In Dreams Awake
2001 Space Odyssey |
There is built in into the whole critical project as it existed from the middle of the 18th century on, certain notions of what literature is and does, which seems to me must be qualified if not abandoned at the present time.
As long as one thinks of literature as instructing and delighting—instructing delightfully, delighting instructively—then one tends to judge literature in two ways: for the quality of its ideas… or else, or together,… upon elegance of architectonics—form, structure, and texture, and so forth.
But there’s something else that books do that get’s through that sieve of instruct and/or delight. And I think when we begin to talk about popular literature, we’re driven to talk about the kind of books—there’s no name for this too—which produce ecstasis. This goes back to Longinus, that is to say, books which temporarily release you from the ordinary limits of consciousness. There’s a sentence in Thoreau, some place, in which he says, “the best of all states is to be in dreams awake.”
Great literature lets us have the experience that we have when we dream with a certain control which belongs to a waking state. And if you start doing that, then you talk about myths…
[For example,] why do you think Dracula survived [as a work of literature] though it does not come up to specifications in terms of the quality of its language, its form, and so forth. Then I will be forced to invent a new method of talking about books, and I would talk about something called myth, or archetypes… primordial images.
And I would say that certain books which may be low in instruction, and don’t even delight in the ordinary sense of the word… (Horror pornography or sexual pornography is not delight in the ordinary sense of the word.) Some of those books may do something else to you, that is to say, they may touch that essential archetypal, mythological material that is in all of our minds, and which is the one thing that keeps us together. This is a populist line I’m giving you.
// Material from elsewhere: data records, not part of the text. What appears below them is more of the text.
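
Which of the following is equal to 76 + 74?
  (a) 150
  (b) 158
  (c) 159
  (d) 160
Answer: a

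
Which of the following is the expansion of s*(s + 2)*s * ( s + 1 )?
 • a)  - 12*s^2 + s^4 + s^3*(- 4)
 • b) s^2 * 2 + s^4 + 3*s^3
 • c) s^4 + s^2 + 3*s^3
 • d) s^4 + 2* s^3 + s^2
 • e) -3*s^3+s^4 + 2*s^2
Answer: b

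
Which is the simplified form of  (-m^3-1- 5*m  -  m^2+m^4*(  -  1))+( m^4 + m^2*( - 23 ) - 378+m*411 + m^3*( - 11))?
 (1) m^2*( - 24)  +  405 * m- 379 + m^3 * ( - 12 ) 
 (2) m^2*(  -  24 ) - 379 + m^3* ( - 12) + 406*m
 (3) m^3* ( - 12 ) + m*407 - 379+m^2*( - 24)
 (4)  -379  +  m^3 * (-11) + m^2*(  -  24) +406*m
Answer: 2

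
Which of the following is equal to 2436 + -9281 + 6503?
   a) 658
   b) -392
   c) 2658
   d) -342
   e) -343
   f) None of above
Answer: d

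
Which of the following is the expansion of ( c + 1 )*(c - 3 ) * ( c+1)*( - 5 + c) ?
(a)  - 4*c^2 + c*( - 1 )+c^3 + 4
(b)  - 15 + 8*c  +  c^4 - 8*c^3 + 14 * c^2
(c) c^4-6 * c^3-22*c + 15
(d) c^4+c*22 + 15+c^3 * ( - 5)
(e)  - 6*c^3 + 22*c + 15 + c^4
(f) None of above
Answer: e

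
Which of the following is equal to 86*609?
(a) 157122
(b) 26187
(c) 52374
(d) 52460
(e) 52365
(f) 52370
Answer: c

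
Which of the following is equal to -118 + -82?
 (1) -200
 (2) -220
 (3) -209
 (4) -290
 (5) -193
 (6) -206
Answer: 1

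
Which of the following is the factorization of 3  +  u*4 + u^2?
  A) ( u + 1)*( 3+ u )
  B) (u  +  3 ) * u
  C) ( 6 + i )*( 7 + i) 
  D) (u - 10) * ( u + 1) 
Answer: A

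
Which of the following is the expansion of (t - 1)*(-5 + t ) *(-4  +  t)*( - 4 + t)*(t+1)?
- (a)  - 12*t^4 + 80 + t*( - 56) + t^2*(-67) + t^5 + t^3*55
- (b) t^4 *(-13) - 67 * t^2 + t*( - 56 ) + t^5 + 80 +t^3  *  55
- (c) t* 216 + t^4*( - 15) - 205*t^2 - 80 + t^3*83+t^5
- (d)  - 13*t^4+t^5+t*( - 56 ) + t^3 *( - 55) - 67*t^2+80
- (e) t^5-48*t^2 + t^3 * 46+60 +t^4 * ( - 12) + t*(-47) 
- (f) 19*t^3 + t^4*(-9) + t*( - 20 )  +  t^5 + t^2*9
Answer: b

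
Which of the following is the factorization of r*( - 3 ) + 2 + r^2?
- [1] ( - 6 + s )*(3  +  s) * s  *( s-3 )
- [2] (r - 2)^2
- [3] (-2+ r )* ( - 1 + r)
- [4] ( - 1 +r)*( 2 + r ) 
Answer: 3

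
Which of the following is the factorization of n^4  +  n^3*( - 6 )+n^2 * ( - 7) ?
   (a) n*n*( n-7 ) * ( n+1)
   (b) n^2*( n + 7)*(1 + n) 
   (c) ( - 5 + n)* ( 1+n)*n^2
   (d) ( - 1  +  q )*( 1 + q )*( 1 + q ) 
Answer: a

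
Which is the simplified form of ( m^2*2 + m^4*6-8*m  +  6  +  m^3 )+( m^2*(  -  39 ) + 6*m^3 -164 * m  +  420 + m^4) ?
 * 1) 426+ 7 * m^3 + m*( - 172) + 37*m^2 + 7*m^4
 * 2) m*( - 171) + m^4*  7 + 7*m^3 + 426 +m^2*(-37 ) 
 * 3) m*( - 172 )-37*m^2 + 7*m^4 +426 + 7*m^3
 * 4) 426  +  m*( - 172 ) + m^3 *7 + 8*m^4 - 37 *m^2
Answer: 3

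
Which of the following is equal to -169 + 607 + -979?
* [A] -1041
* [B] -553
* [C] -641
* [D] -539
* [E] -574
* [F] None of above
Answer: F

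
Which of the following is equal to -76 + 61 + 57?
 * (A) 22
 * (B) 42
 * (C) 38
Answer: B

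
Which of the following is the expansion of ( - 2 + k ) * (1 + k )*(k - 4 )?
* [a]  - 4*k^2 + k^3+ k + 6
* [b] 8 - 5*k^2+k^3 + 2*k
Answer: b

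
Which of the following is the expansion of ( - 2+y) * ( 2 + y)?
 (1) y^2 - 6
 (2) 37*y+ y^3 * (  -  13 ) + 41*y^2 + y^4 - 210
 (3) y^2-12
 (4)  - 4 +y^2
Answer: 4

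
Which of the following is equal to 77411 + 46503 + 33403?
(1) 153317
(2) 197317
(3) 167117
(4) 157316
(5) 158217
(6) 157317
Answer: 6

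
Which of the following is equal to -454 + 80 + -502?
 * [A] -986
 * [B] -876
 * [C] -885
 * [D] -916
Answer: B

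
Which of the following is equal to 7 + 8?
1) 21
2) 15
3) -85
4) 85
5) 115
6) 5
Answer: 2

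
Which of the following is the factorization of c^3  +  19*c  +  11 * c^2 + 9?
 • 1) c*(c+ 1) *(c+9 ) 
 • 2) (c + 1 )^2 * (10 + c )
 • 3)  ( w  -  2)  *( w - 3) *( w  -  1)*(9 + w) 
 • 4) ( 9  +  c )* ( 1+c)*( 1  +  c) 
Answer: 4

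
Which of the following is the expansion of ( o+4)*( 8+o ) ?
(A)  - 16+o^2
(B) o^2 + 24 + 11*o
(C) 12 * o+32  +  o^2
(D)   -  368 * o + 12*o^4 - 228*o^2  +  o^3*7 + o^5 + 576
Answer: C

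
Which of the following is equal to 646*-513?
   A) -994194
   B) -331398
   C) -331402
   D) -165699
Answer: B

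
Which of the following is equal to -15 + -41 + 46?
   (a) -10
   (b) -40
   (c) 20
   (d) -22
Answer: a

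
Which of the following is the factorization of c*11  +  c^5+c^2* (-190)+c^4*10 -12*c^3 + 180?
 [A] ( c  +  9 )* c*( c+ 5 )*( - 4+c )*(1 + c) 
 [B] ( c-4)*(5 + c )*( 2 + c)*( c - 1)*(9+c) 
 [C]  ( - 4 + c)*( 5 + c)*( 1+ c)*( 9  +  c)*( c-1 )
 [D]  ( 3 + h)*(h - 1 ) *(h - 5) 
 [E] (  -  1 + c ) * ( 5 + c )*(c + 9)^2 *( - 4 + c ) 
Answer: C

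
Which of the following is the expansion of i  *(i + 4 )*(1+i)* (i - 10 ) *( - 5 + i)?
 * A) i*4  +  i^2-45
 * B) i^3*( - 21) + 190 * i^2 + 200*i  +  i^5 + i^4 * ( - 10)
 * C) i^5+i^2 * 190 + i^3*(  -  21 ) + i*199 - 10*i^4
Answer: B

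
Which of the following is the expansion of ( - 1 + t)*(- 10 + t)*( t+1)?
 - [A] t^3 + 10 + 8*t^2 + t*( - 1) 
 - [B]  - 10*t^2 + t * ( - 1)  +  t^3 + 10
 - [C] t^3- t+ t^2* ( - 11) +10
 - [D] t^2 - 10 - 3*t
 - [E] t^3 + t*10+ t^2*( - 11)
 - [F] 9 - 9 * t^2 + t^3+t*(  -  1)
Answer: B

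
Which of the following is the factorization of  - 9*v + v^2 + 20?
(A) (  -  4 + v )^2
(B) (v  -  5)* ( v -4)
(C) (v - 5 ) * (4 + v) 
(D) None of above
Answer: B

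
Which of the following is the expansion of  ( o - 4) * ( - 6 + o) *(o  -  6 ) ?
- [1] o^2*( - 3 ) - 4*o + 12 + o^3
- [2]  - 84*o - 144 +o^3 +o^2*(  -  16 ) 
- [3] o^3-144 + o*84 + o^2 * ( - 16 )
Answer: 3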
What I mean is this: Sometimes it seems to me that almost everything that happens from here on up in our heads, all our conscious ideas, separates us. You and I, if we discussed many things about politics, we might find we disagree. But if we were to swap nightmare stories, I bet we would discover that there are places where we live in the same region. Or good dream stories for that matter.
And I think the emphasis should be put now, for correcting the situation that we have, on the dream material, on the archetypal material, on the primordial images.